Munculnya pesawat siluman pada era 1980-an menandai perubahan besar dalam pertempuran udara. Fitur siluman membuat pesawat tidak terdetksi radar musuh, sementara di saat yang sama mereka mengintai musuh. Angkatan Udara AS menyadari bahwa kemampuan semacam ini akan memberi 'waktu lebih' bagi pilot jet tempur siluman. Dalam pertempuran dengan jet tempur musuh non siluman, fitur siluman je tempur AS memberi pilot waktu untuk mengatur serangan yang tidak bisa diantisipasi musuh.
Jet tempur F-22 dan F-35 dirancang untuk menjadi pembunuh, bukan petarung. Keduanya dirancang untuk mendeteksi pesawat musuh terlebih dahulu dan kemudian mengatur serangkaian penyergapan. Memang tidak berdiri sendiri, pesawat-pesawat ini biasanya juga akan dibantu data sensor dari berbagai sumber, termasuk pesawat radar tipe AWAC terdekat selain radar jet tempur itu sendiri untuk mengoreksi posisi musuh yang tepat.
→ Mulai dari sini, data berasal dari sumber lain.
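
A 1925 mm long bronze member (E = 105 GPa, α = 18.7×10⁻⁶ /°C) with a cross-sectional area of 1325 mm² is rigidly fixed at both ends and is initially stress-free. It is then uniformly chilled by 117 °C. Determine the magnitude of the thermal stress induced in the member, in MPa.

σ ≈ 230 MPa (tensile)

With length fixed, the mechanical strain must cancel the thermal strain αΔT = 18.7×10⁻⁶ × 117 = 2187.9×10⁻⁶.
Hence σ = E·αΔT = 105×10³ × 2187.9×10⁻⁶ = 229.7 MPa, tensile.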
Selanjutnya, pilot F-22 dan F-35 akan menggunakan kecepatan dan kelincahan pesawatnya untuk mendapatkan posisi unggul atas musuh. Akhirnya, pilot F-22 dan F-35 melakukan serangan, meluncurkan rudal udara-ke-udara AMRAAM jarak menegah. Kedua jet ini akan menembak jatuh pesawat tempur drone yang dikatakan Musk sebelum memasuki jarak dogfight.
Musk mungkin benar tentang era jet tempur berawak yang hampir berakhir — tetapi itu bukan karena drone. Kemajuan teknologi kontra-siluman, seperti sistem pertahanan udara Rusia, akan mengikis keunggulan jet tempur siluman dan sistem senjata laser yang akan mengubah perang udara secara drastis.
Laser memiliki beberapa keunggulan dibandingkan rudal dan senjata konvensional. Laser ditenagai oleh sistem kelistrikan jet tempur, secara teoritis memberikan jumlah tembakan yang tidak terbatas. Laser berjalan dengan kecepatan cahaya dan dapat menimbulkan kerusakan dari jarak bermil-mil, tergantung pada kekuatannya. Laser tidak dapat dielakkan atau dialihkan dari target, dan laser lebih mudah diarahkan daripada senjata. Efek laser pada perang udara, ditambah dengan sistem pertahanan udara yang semakin canggih, membuat pertempuran udara menjadi terlalu berbahaya bagi pilot.
Elon Musk mungkin benar tentang masa depan pilot jet tempur, tetapi salah tentang mengapa robot akan menggantikan mereka. Itu bukan karena robot secara inheren lebih baik, tapi itu karena akan menyelamatkan nyawa pilot.